Dr Macaulay’s presentation outlined research undertaken by him and Dr Chris Dalglish (INHERIT), which was funded by the Scottish Government and commissioned by Community Land Scotland. The aim was to understand the extent and type of climate action undertaken by Scotland’s 416 community landowners, both in rural and urban areas. This is in the context of the Scottish Government’s target of net zero by 2045 and their goal of a ‘just transition’. The research identified that climate action was not taken in isolation by community landowners, and that community landowners make a distinctive contribution to achieving climate action goals. Asset ownership was not a prerequisite for climate action, but it did help to achieve goals, both as a financial resource (e.g. income generated from renewable energy), or allowing for physical access or control over land (e.g. to allow for local food production, building wind turbines, etc.). Community landownership also ensured democratic accountability in climate action, and there was evidence of enhanced community and voluntary activity on community-owned land. This in turn enhance community capacity, built resilience and confidence in how communities could respond to and withstand the climate emergency and other shocks.

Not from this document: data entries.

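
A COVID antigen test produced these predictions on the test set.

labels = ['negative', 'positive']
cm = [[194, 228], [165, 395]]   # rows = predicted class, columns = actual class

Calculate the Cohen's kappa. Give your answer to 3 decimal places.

Observed agreement pₒ = trace/N = 589/982 = 0.5998
Expected agreement pₑ = Σ (rowᵢ·colᵢ)/N² = (359·422 + 623·560)/982² = 0.5189
κ = (pₒ − pₑ)/(1 − pₑ) = (0.5998 − 0.5189)/(1 − 0.5189) = 0.168

0.168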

The Role of Asset Owning Community Organisations in Place-Based Responses to COVID-19

Dr Jayne Glass, Rural Policy Centre, Scotland’s Rural College – SRUC


“Factors that enhance community resilience include cohesion, capacity and collective action. The research showed that during the pandemic, the ‘everyday’ resilience held by the community landowners meant that there were systems already in place to respond to community needs.”


In response to Scotland’s concentrated pattern of private ownership, a land reform process has supported a growth in community ownership. In Scotland, community ownership is a form of private ownership distinct from communal (local government) land, referring to legal ownership of title by a community-owned company or charitable organisation. The benefits of this type of ownership can be considerable, both for the people and the land, contributing to community empowerment and arguably, greater ‘everyday’ community resilience. This research sought to understand the impact of the Covid-19 pandemic on communities in two regions of Scotland, the Western Isles (80% community owned) and East Fife. In both case study regions, local community organisations, and particularly those that are financially resourced (and staffed), played a critical role during the pandemic in relation to coordinating volunteers, re-tasking staff to community support roles, providing support to other community groups and using their networks to target available support to where it was most needed. Community landowners developed novel, place-specific approaches through strategic partnerships (e.g. between service providers and community anchor organisations). Their experience highlights the importance of ‘everyday’ resilience – community capacity, cohesion, and access to locally-controlled infrastructure – in an emergency context, such as the pandemic.